ARISE, the Janesville School District’s virtual school, is bracing for what could be a 1,000% increase in enrollment this fall.
Hundreds of parents concerned about COVID-19 are expected to enroll their children in virtual school rather than have them return to classrooms.
Superintendent Steve Pophal said ARISE could have close to 2,000 students this fall, up from enrollment this spring of 350 students—150 full-time and 200 part-time.
The district’s parent survey indicates an even bigger increase.
About 10% of parents said they preferred fully virtual education this fall, and another 35% indicated they wanted a mix of in-person and virtual learning. That would mean about 4,500 students participating at ARISE this fall.
“I’m excited because I think this is an incredible opportunity,” ARISE Principal David Parr said. “I think the future is coming, and it’s now been forced upon us.
“The reality is that once you leave high school, half of all college classes are online. When you go to work, a lot of that is online. This is forcing schools to look at how people learn in the real world. A lot of the things we learn, we do it online. We’re here helping students learn that right now, and we look forward to making the Janesville School District a better place for our students,” Parr said.
Parents have until Aug. 1 to decide how to enroll their children this fall.
Janesville also is expecting more students from outside the district to choose ARISE.

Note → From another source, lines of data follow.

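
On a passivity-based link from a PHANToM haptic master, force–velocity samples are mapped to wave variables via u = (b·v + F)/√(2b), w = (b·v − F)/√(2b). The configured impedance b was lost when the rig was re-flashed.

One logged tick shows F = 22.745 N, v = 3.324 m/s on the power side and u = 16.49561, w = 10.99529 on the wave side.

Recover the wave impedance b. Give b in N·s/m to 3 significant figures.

u + w = 27.49090;  u + w = √(2b)·v, so √(2b) = 27.49090/3.324 = 8.27043.
b = (√(2b))²/2 = 68.39997/2 = 34.19998.
(Check via u − w = 2F/√(2b): u − w = 5.50032, 2F/√(2b) = 5.50032.)

b = 34.2 N·s/m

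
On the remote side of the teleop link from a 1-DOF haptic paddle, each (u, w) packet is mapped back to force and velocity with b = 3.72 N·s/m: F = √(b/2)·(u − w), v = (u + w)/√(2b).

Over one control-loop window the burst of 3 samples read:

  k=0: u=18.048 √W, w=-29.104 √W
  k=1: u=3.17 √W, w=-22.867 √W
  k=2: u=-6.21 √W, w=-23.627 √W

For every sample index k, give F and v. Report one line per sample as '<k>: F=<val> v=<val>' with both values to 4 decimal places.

k=0: u−w=47.1520, u+w=-11.0560; √(b/2)=1.3638, √(2b)=2.7276; F=1.3638×47.152=64.3068, v=-11.0560/2.7276=-4.0533
k=1: u−w=26.0370, u+w=-19.6970; √(b/2)=1.3638, √(2b)=2.7276; F=1.3638×26.037=35.5097, v=-19.6970/2.7276=-7.2213
k=2: u−w=17.4170, u+w=-29.8370; √(b/2)=1.3638, √(2b)=2.7276; F=1.3638×17.417=23.7536, v=-29.8370/2.7276=-10.9388

0: F=64.3068 v=-4.0533
1: F=35.5097 v=-7.2213
2: F=23.7536 v=-10.9388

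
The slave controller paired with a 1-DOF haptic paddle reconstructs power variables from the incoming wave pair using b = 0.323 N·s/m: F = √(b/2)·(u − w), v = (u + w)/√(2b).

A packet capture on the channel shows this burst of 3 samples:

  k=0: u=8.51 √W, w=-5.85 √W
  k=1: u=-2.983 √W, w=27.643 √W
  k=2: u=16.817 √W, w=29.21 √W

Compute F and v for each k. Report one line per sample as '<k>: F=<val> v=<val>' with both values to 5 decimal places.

0: F=5.77086 v=3.30952
1: F=-12.30769 v=30.68152
2: F=-4.98038 v=57.26594

k=0: u−w=14.36000, u+w=2.66000; √(b/2)=0.40187, √(2b)=0.80374; F=0.40187×14.36=5.77086, v=2.66000/0.80374=3.30952
k=1: u−w=-30.62600, u+w=24.66000; √(b/2)=0.40187, √(2b)=0.80374; F=0.40187×(-30.626)=-12.30769, v=24.66000/0.80374=30.68152
k=2: u−w=-12.39300, u+w=46.02700; √(b/2)=0.40187, √(2b)=0.80374; F=0.40187×(-12.393)=-4.98038, v=46.02700/0.80374=57.26594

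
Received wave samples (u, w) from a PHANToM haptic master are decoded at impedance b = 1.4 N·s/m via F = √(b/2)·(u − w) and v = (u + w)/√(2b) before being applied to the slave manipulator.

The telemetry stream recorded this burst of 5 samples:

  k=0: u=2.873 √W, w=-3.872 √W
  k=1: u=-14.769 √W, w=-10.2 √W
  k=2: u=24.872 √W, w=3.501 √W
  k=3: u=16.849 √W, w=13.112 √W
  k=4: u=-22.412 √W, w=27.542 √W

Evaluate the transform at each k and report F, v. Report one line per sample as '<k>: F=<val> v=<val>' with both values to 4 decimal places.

k=0: u−w=6.7450, u+w=-0.9990; √(b/2)=0.8367, √(2b)=1.6733; F=0.8367×6.745=5.6433, v=-0.9990/1.6733=-0.5970
k=1: u−w=-4.5690, u+w=-24.9690; √(b/2)=0.8367, √(2b)=1.6733; F=0.8367×(-4.569)=-3.8227, v=-24.9690/1.6733=-14.9218
k=2: u−w=21.3710, u+w=28.3730; √(b/2)=0.8367, √(2b)=1.6733; F=0.8367×21.371=17.8803, v=28.3730/1.6733=16.9561
k=3: u−w=3.7370, u+w=29.9610; √(b/2)=0.8367, √(2b)=1.6733; F=0.8367×3.737=3.1266, v=29.9610/1.6733=17.9051
k=4: u−w=-49.9540, u+w=5.1300; √(b/2)=0.8367, √(2b)=1.6733; F=0.8367×(-49.954)=-41.7945, v=5.1300/1.6733=3.0658

0: F=5.6433 v=-0.5970
1: F=-3.8227 v=-14.9218
2: F=17.8803 v=16.9561
3: F=3.1266 v=17.9051
4: F=-41.7945 v=3.0658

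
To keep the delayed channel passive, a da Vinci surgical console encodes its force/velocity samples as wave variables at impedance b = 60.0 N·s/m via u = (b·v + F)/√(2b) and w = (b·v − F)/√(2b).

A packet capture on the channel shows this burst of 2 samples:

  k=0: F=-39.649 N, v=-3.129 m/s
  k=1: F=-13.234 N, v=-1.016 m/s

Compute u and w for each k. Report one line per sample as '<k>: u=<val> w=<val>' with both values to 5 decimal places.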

This spring, ARISE had 30 full-time students from outside the Janesville School District. As of Wednesday, it already had 60 students from outside the district registered for this fall, and more families were completing paperwork.
There is no tuition for Wisconsin families to enroll at ARISE.
ARISE hires teachers to fit enrollment. This spring, 12 teachers filled the equivalent of seven full-time positions.
This fall, the district would add close to 50 new part-time teachers to accommodate 2,000 students, Parr said. More teachers would be needed if enrollment is higher.
The district has reached out to retired teachers, substitute teachers and teachers at other Janesville schools who don’t have full schedules to help at ARISE.
“Teaching online is not like teaching in a classroom. We have a three-day training in place for those teachers and will give instructional videos. We will also have daily check-ins so teachers can call in with questions and get them answered as they come up,” Parr said.
The virtual school has long used retired teachers as part-time educators, but more likely will be needed this fall, Parr said.
Per state statutes, recently retired teachers can teach only 60% of full-time. Teachers also would need specific teaching certifications and online training.
Those who typically teach in person but have medical issues could be allowed instead to teach at ARISE as a COVID-19 precaution.
On a typical day at ARISE, students log in and receive a to-do list for the day. Each student has about seven classes each day, which equates to three to five hours of work. With breaks and lunch, it equates to an eight-hour day, Parr said.
Students have assignments in English each Tuesday and social studies each Thursday. Civics and math classes have assignments every day. Other classes are mixed throughout the week.
Difficult lessons in core classes such as algebra might be given twice to allow for better understanding.
All assignments must be turned in, and low quality work must be redone. Midterm exams offer checkpoints for students and teachers to allow them to discuss how each student can succeed in an online learning environment, Parr said.
Exams are proctored, and students must pass the final exams to pass classes.
The school’s space at Franklin Middle School will not be available to students for extra help this year, but teachers will have designated times when they are online and available for additional help. A small group of support staff will be on-site at Franklin to answer phones and provide in-house assistance, Parr said.